Imperia, 10 settembre 1944
Silvio Bonfante (Cion) di
anni 23 - marittimo
“In nove mesi di continua lotta contro
i nazifascismi creava intorno a sé, con le sue epiche gesta,
una aureola di eroica leggenda. Trascinatore entusiasta e combattente
valorosissimo, ebbe largo seguito di giovani che, animati dal suo
valore, accorrevano ad impugnare le armi per la redenzione della
Patria. Ferito durante un cruento combattimento e raccolto in un
ospedale da campo che veniva circondato da S.S. tedesche, visto cadere
al suo fianco il medico che lo curava e preclusa ogni via di scampo,
per non far trucidare i porta feriti e non cadere vivo nelle mani
del nemico, si uccideva, concludendo la sua vita col volontario supremo
sacrificio”.
Upega, 17 ottobre 1944
Roberto Di Ferro (Balletta) di
anni 14 - apprendista
meccanico
“Primo tra i primi nelle più audaci e rischiose
imprese, ardente di fede ed animato dal più puro entusiasmo,
appena quattordicenne partecipa alla dura lotta partigiana, emergendo
in numerosi fatti d’arme per slancio leonino e per supremo
sprezzo del pericolo. Dopo strenuo combattimento contro preponderanti
forze nazifasciste, in cui ancora una volta rifulse il suo indomito
valore, esaurite le munizioni veniva catturato e condotto dinanzi
a un giudice tedesco. Benché schiaffeggiato e minacciato di
terribili torture si manteneva fiero e sereno non paventando le barbare
atrocità dell’oppressore.
Le sue labbra serrate in un tenace e sprezzante silenzio nulla rivelarono
che potesse nuocere ai compagni di fede e alla causa tanto amata.

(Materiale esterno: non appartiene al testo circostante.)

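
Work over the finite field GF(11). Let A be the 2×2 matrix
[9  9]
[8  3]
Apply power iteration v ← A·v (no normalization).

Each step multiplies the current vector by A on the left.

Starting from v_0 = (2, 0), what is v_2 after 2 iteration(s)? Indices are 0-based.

v_2 = (9, 5)

v_0 = (2, 0).
v_1 = A·v_0 = (7, 5).
v_2 = A·v_1 = (9, 5).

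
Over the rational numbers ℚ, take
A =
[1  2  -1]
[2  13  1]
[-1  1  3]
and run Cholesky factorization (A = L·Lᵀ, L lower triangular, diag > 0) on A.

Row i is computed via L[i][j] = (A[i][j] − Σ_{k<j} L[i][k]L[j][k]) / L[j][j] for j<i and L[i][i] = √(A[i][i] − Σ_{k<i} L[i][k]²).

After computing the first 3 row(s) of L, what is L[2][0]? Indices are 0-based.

L[2][0] = -1

Step 1: L[0][0] = √(1) = 1.
  L[1][0] = (2) / L[0][0] = 2.
Step 2: L[1][1] = √(9) = 3.
  L[2][0] = (-1) / L[0][0] = -1.
  L[2][1] = (3) / L[1][1] = 1.
Step 3: L[2][2] = √(1) = 1.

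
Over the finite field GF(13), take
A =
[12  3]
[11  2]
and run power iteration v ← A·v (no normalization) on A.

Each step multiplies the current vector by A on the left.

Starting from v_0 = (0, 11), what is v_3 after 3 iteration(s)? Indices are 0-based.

v_0 = (0, 11).
v_1 = A·v_0 = (7, 9).
v_2 = A·v_1 = (7, 4).
v_3 = A·v_2 = (5, 7).

v_3 = (5, 7)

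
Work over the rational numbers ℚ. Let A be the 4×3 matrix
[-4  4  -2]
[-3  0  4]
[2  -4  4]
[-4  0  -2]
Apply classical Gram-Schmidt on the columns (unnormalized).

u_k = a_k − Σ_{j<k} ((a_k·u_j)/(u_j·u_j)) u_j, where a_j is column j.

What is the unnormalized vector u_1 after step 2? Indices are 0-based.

u_1 = (28/15, -8/5, -44/15, -32/15)

Step 1: u_0 = a_0 = (-4, -3, 2, -4).
Step 2: u_1 = a_1 − (-8/15)·u_0 = (28/15, -8/5, -44/15, -32/15).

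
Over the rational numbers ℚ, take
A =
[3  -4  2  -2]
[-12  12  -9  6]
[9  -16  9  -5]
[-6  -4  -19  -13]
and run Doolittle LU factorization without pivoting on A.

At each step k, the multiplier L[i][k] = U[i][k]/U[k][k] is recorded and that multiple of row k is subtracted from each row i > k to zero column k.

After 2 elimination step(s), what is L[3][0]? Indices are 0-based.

[col 0] pivot 3
  R1 -= -4*R0 → (0, -4, -1, -2)  (L[1][0] := -4)
  R2 -= 3*R0 → (0, -4, 3, 1)  (L[2][0] := 3)
  R3 -= -2*R0 → (0, -12, -15, -17)  (L[3][0] := -2)
[col 1] pivot -4
  R2 -= 1*R1 → (0, 0, 4, 3)  (L[2][1] := 1)
  R3 -= 3*R1 → (0, 0, -12, -11)  (L[3][1] := 3)

L[3][0] = -2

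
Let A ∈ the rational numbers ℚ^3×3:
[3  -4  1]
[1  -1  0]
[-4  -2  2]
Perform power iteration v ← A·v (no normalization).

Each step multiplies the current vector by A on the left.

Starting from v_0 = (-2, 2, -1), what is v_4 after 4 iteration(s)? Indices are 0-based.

v_0 = (-2, 2, -1).
v_1 = A·v_0 = (-15, -4, 2).
v_2 = A·v_1 = (-27, -11, 72).
v_3 = A·v_2 = (35, -16, 274).
v_4 = A·v_3 = (443, 51, 440).

v_4 = (443, 51, 440)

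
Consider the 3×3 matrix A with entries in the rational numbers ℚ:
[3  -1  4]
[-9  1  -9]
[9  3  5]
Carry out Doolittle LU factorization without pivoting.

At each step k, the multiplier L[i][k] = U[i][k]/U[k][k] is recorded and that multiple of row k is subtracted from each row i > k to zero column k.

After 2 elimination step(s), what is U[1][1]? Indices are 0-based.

[col 0] pivot 3
  R1 -= -3*R0 → (0, -2, 3)  (L[1][0] := -3)
  R2 -= 3*R0 → (0, 6, -7)  (L[2][0] := 3)
[col 1] pivot -2
  R2 -= -3*R1 → (0, 0, 2)  (L[2][1] := -3)

U[1][1] = -2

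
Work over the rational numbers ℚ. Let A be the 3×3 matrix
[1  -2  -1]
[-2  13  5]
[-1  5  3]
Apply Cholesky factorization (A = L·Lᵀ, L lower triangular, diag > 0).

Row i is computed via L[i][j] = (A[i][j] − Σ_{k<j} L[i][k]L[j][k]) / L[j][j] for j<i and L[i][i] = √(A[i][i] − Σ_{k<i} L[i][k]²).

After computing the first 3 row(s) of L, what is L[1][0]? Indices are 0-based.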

Condannato a morte rispondeva: - Uccidetemi, i miei compagni mi vendicheranno – La
brutale rabbia nemica stroncava la sua giovane esistenza interamente
dedicata alla liberazione della Patria. Magnifico esempio di valore
e di giovanile virtù”.
Pieve di Teco, 28 marzo 1945.
Franco Ghiglia (Gigante) di
anni 19 - operaio
“Diciottenne valoroso, audace partigiano,
si distingueva in numerosi combattimenti per coraggio e ardore. Volontario
in una pericolosa e difficile missione, scontrandosi con rilevanti
forze nemiche, accettava la dura lotta nella quale veniva ferito
e quindi catturato, perché rimasto
senza munizioni. Sottoposto alle più crudeli torture e sevizie,
non faceva alcuna rivelazione e in segno di disprezzo sputava in
faccia al suo inquisitore. Condotto sul luogo della sua esecuzione,
subiva senza batter ciglio una simulata impiccagione a scopo intimidatorio;
la sua fierezza non piegò e, dopo aver incitato un suo compagno
di martirio a non parlare, invitava gli aguzzini a portare a termine
l’esecuzione. Prima che il capestro stroncasse la sua giovane
esistenza, elevava il grido di Viva l’Italia”.